More than two- thirds of children experience at least one traumatic event by age 16. Some 10 – 40% of these children will go on to develop post-traumatic stress disorder (PTSD). PTSD is a serious debilitating psychiatric condition that can have a significant impact on a child’s functioning and, perhaps, even the development of their brain. Research tells us that traumatic childhood events can result in mental health and behavioral issues for people later in life.
Some research indicates that if a child that is at risk of developing PTSD is identified early enough, the condition may be prevented. But how can such a child be identified? In recent years, scientists have been employing machine learning to many complicated issues, including to help with the diagnoses of mental illness.
Dr. Glenn Saxe, professor of Child and Adolescent Psychiatry at New York University School of Medicine and his team used machine learning to try to predict which children would develop PTSD after a traumatic event.
Why machine learning?
Dr Saxe explains machine learning is a computational approach designed to find patterns in data that will form reliable and accurate predictive models of specified events (e.g. the occurrence of PTSD in a traumatized child).

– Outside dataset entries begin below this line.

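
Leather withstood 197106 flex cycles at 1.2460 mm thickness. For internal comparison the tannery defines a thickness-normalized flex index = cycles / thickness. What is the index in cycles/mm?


Formula: Index = cycles / thickness
Substituting: Index = 197106 / 1.2460
Result: 158191.0112 cycles/mm


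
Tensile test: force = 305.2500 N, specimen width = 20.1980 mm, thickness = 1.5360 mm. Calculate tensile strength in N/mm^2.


Formula: TS = force / (width * thickness)
Substituting: TS = 305.2500 / (20.1980 * 1.5360)
Result: 9.8391 N/mm^2


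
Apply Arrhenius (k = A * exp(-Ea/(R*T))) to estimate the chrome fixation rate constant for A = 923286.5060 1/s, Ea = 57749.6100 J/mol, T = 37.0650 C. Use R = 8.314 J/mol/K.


T_K = T_C + 273.15 = 37.0650 + 273.15 = 310.2150 K
exponent = -Ea / (R * T_K) = -57749.6100 / (8.314 * 310.2150) = -22.3911
k = A * exp(exponent) = 923286.5060 * exp(-22.3911) = 1.7418e-04 1/s


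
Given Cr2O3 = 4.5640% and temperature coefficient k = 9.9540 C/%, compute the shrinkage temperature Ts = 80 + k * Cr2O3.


Formula: Ts = 80 + k * Cr2O3
Substituting: Ts = 80 + 9.9540 * 4.5640
Result: 125.4301 C


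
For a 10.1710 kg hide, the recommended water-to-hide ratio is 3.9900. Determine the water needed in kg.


Formula: Water = hide_weight * ratio
Substituting: Water = 10.1710 * 3.9900
Result: 40.5823 kg


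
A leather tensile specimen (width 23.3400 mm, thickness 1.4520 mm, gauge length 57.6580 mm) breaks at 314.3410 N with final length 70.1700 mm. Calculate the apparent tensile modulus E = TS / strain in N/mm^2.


TS = F / (w * t) = 314.3410 / (23.3400 * 1.4520) = 9.2754 N/mm^2
strain = (Lf - L0) / L0 = (70.1700 - 57.6580) / 57.6580 = 0.2170
E = TS / strain = 9.2754 / 0.2170 = 42.7431 N/mm^2


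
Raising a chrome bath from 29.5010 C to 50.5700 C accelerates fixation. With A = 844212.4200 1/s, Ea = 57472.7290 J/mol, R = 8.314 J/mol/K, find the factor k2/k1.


T1 = 29.5010 + 273.15 = 302.6510 K; T2 = 50.5700 + 273.15 = 323.7200 K
k1 = A * exp(-Ea/(R*T1)) = 844212.4200 * exp(-57472.7290/(8.314*302.6510)) = 1.0159e-04 1/s
k2 = A * exp(-Ea/(R*T2)) = 844212.4200 * exp(-57472.7290/(8.314*323.7200)) = 4.4922e-04 1/s
k2/k1 = 4.4922e-04 / 1.0159e-04 = 4.4219


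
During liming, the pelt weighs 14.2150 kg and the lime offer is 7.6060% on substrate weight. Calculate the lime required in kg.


Formula: Lime = substrate * pct / 100
Substituting: Lime = 14.2150 * 7.6060 / 100
Result: 1.0812 kg


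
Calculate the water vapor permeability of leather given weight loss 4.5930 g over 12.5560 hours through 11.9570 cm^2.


Formula: WVP = loss / (area * time)
Substituting: WVP = 4.5930 / (11.9570 * 12.5560)
Result: 0.0305931 g/(cm^2*hr)


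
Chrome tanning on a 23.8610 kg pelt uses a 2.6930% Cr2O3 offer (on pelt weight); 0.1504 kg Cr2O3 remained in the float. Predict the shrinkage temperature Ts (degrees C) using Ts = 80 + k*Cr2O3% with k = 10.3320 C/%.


Offered = pelt * offer_pct / 100 = 23.8610 * 2.6930 / 100 = 0.6426 kg
Uptake = offered - residual = 0.6426 - 0.1504 = 0.4922 kg
Cr2O3% on pelt = uptake / pelt * 100 = 0.4922 / 23.8610 * 100 = 2.0627 %
Ts = 80 + k * Cr2O3% = 80 + 10.3320 * 2.0627 = 101.3116 C


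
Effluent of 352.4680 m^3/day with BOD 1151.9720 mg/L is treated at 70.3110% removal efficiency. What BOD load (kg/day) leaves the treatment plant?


Load_in = volume * conc / 1000 = 352.4680 * 1151.9720 / 1000 = 406.0333 kg/day
Removed = Load_in * eff / 100 = 406.0333 * 70.3110 / 100 = 285.4861 kg/day
Load_out = Load_in - Removed = 406.0333 - 285.4861 = 120.5472 kg/day


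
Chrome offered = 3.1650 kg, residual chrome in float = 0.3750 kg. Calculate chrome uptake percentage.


Formula: Uptake = (offered - residual) / offered * 100
Substituting: Uptake = (3.1650 - 0.3750) / 3.1650 * 100
Result: 88.1517 %


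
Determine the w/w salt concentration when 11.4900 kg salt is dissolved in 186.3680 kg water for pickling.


Formula: Conc = salt / (water + salt) * 100
Substituting: Conc = 11.4900 / (186.3680 + 11.4900) * 100
Result: 5.8072 %


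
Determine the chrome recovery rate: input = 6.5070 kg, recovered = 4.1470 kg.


Formula: Recovery = recovered / input * 100
Substituting: Recovery = 4.1470 / 6.5070 * 100
Result: 63.7314 %


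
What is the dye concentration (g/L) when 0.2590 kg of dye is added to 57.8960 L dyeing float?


Formula: Conc = dye_mass(kg) / volume(L) * 1000
Substituting: Conc = 0.2590 / 57.8960 * 1000
Result: 4.4735 g/L


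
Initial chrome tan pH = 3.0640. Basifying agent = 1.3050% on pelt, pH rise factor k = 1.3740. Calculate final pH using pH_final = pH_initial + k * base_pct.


Formula: pH_final = pH_initial + k * base_pct
Substituting: pH_final = 3.0640 + 1.3740 * 1.3050
Result: 4.8571


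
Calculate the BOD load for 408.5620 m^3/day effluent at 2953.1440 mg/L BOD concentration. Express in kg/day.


Formula: BOD_load = volume * conc / 1000
Substituting: BOD_load = 408.5620 * 2953.1440 / 1000
Result: 1206.5424 kg/day


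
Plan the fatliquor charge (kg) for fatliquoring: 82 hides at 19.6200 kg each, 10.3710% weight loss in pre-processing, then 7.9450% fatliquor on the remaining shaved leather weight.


Total_raw = N * avg_wt = 82 * 19.6200 = 1608.8400 kg
Substrate = Total_raw * (1 - loss/100) = 1608.8400 * (1 - 10.3710/100) = 1441.9872 kg
Fat = Substrate * pct / 100 = 1441.9872 * 7.9450 / 100 = 114.5659 kg


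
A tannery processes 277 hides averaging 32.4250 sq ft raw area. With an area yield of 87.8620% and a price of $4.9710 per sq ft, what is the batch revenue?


Raw_total = N * avg_area = 277 * 32.4250 = 8981.7250 sq ft
Finished = Raw_total * yield / 100 = 8981.7250 * 87.8620 / 100 = 7891.5232 sq ft
Value = Finished * price = 7891.5232 * 4.9710 = 39228.7619 $


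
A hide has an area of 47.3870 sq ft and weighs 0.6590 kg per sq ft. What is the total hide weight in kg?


Formula: Weight = area * weight_per_sqft
Substituting: Weight = 47.3870 * 0.6590
Result: 31.2280 kg


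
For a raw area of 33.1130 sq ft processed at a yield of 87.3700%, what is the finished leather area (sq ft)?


Formula: finished = raw * yield / 100
Substituting: finished = 33.1130 * 87.3700 / 100
Result: 28.9308 sq ft


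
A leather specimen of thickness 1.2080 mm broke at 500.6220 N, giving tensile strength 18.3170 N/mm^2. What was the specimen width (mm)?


Formula: w = F / (TS * t)
Substituting: w = 500.6220 / (18.3170 * 1.2080)
Result: 22.6250 mm


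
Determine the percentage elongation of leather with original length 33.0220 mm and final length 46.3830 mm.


Formula: Elongation = (Lf - L0) / L0 * 100
Substituting: Elongation = (46.3830 - 33.0220) / 33.0220 * 100
Result: 40.4609 %


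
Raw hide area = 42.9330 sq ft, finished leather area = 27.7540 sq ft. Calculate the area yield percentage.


Formula: Yield = finished / raw * 100
Substituting: Yield = 27.7540 / 42.9330 * 100
Result: 64.6449 %


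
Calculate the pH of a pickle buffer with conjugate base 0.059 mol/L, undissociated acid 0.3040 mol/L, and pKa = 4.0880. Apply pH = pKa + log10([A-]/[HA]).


ratio = [A-] / [HA] = 0.059 / 0.3040 = 0.1941
log10(ratio) = -0.7120
pH = pKa + log10(ratio) = 4.0880 - 0.7120 = 3.3760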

Specified algorithms search through the space of possibilities contained in the data, to arrive at a predictive model. Afterward the reliability and accuracy of this predictive model are tested on raw data the ‘machine’ has not yet encountered.
In a proof-of-concept study published in BMC Psychiatry, Saxe and his team were able to use machine learning to predict PTSD with significant accuracy.
The researchers took 105 potential biopsychosocial risk factor variables into account. This was data that could be collected during a child’s hospital visit and included demographics, child symptoms, parent symptoms, stress, the magnitude of the injury, and several genetic and neurological variables. Their machine learning algorithms used that information to find patterns in the data, eventually ranking each child’s risk factors in a very complicated calculation.
The data was of 163 children hospitalized with an injury. PTSD was determined three months after hospital discharge. The 105 risk factor variables were collected during hospitalization.
In this instance, the machine learning helped to predict which children were most likely to develop PTSD as a result of their injuries. This outcome has great potential for early treatment and possibly even prevention of PTSD.
Which variables predicted PTSD?
The researchers found a set of causal variables, measured around the time of trauma that predicted PTSD, three months later. This included the identification of certain candidate genes, the child’s level of acute pain and the parent’s level of acute distress.
Factors that protect against PSTD
The researchers found that certain factors seem to protect against PTSD. These included being breastfed as an infant and regular attendance of religious services. The researchers say these factors indicate the importance of human attachment, community and spirituality in the recovery from childhood trauma.
Machine learning can be employed to identify whether a child is likely to develop PTSD as a result of a trauma. Scientists have also been able to identify the variables that protect children against developing PTSD.